High Polymer Asphalt - Lessons Learned from I-64 (Part II)

To be successful, one must learn from past experiences. These can be your experiences or the experiences of others. Not all experiences are positive, so we use a softer term," lessons learned". For the use of high polymer asphalt, VDOT and industry have been learning lessons since the initial project in Northern Virginia. Haul distance and temperature are very critical to success. Minimal handwork should be performed given the viscosity or stiffness of the mix. Binder production, testing, transport, and storage can all impact the success of a project.

The most recent project to utilize highly polymer modified asphalt mixes is the I-64 Phase I widening project in the Hampton Roads District. This project’s scope included the addition of a new travel lane and inside shoulder along with incorporating the existing jointed reinforced concrete pavement (JRCP) to increase highway capacity. The JRCP lanes were extensively patched and repaired before being overlaid with asphalt concrete. Originally, the pavement design called for the overlay of the JRCP with THMACO (Thin Hot Mix Asphalt Concrete Overlay) with a standard polymer modified binder and then that layer being overlaid with SMA using PG 64E-22 (i.e., PG 76-22). However, based on the initial performance of the high polymer asphalt mixes and the need to delay reflective cracking due to the underlying JRCP, the binder for the THMACO and SMA was changed to high polymer [PG 76E-28(HP)]. Additionally, the SUPERPAVE Mix (SM-12.5) was modified to use the high polymer binder as well. In all, the paving contractor, Branscome, Inc., laid over 18,000 ton of THMACO, 35,000 tons of SMA and 14,000 tons of SM-12.5.

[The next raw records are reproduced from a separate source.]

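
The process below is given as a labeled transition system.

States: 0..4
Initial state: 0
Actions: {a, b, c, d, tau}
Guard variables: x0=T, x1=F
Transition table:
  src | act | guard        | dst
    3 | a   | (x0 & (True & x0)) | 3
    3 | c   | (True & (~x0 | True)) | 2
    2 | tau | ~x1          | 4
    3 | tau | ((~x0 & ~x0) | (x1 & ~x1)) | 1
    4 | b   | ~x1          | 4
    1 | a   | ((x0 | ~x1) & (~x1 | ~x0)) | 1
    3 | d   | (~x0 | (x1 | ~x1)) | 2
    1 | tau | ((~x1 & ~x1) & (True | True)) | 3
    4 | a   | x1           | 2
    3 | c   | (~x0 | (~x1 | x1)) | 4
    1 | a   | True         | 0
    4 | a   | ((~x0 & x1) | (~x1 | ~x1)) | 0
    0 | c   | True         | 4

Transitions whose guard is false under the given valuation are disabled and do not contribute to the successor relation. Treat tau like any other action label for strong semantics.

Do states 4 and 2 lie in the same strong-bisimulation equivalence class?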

Overall, this was a successful use of highly-polymer modified binder, but it was not without some challenges. In reviewing the project, Branscome offered some lessons learned for other contractors and project designers/specifiers to consider.
 
1. Temperatures are key. Do not keep the binder at a high temperature in the storage tank. The chemistry of the binder is sensitive to heat and the hotter the binder, the more stiffening occurs. This creates problems with asphalt pumps, asphalt meters and mixing of the asphalt. Mix production and placement temperatures are critical for placement and compaction. The asphalt should be at least 320F behind the screed, but the hotter the mix, the stiffer it becomes. In the summer when the air and paving platform is hotter, there is more time for compaction. However, early and late season paving presents a challenge due to heat transfer from the mix to the air and paving platform. The hotter the mix becomes, the less time is available for compaction.
 
2. Not all asphalt mixes behave the same way. During this project, binder was used in three mixes. The most challenging mix was the SMA. Due to the higher binder content, placement and compaction were more difficult. Overall the THMACO and SM-12.5 were easier to handle and place.
 
3. Watch your transfer vehicle. Branscome utilized three different transfer vehicles on this project. The build-up of the asphalt material in the MTV caused problems. The MTV must be hot before receiving the mix. The cold surfaces will lead to sticking of the mix and clogging of the equipment.
 
4. Forget handwork. The nature of the mixes with the high polymer asphalt binder make scheduling and paving pulls critical. Paving pulls need to be long and continuous, preferably from one structure to the next. Short segments lead to numerous transverse joints that are very difficult to construct and repair. This impacts the final ride quality. Asphalt surfaces with high polymer should be placed as the last operation of a project and not placed intermittently.
 
While other lessons were shared, these four stand out as top considerations when developing future contracts using high polymer asphalt binder.